In an interview last Wednesday, Ms. Maloney said she had heard concerns about the C.F.T.C. rule from financial firms in her district. “I just felt like that Congress intended multiple competing trade execution platforms and that included voice,” she said. “If you say you can’t have any voice, aren’t you limiting the modes of trade execution?” She also said she was concerned about job losses on Wall Street.
At the end of the segment above, Maloney says she was for regulation and tried supporting Brooksley Born on trading commodities on exchanges. Goldstein pounces on her and asks why she is sponsoring a bill that would water down Dodd Frank on precisely that issue. Contrast this speechifying with her co-sponsorship of the bill. See this extract:
For more of the pros and cons of pre trade price transparency, see this post. What I find most interesting is the closing comment is that the debate is serving to drive more OTC dealers out of the business and to regulated futures exchanges. That’s a terrific outcome if you are in favor of more transparency and less systemic risk.

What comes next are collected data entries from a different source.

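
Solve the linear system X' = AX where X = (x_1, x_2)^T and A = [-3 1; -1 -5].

Coefficient matrix A = [[-3, 1], [-1, -5]].
Characteristic polynomial det(A - λI) = λ^2 + 8λ + 16 = 0.
Single eigenvalue λ = -4 with algebraic multiplicity 2.
Eigenvector v = (1,-1); generalized eigenvector w with (A-λI)w=v is (1,0).
General solution: e^(-4t)[c_1·v + c_2·(t·v + w)].

x_1(t) = c_1e^(-4t) + c_2te^(-4t) + c_2e^(-4t), x_2(t) = -c_1e^(-4t) - c_2te^(-4t)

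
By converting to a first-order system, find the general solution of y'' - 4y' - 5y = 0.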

Matthews tried revisting the topic after the break, but he spent over 2 minutes explaining the issue and Maloney then ran the clock out.
The bottom line here is that anyone who supported the heinous JOBS Act and fronts for bank efforts to water down an already not-strong-enough Dodd Frank is clearly balancing her constituents’ interests to favor those with the biggest checkbooks. And it isn’t hard to guess who they are.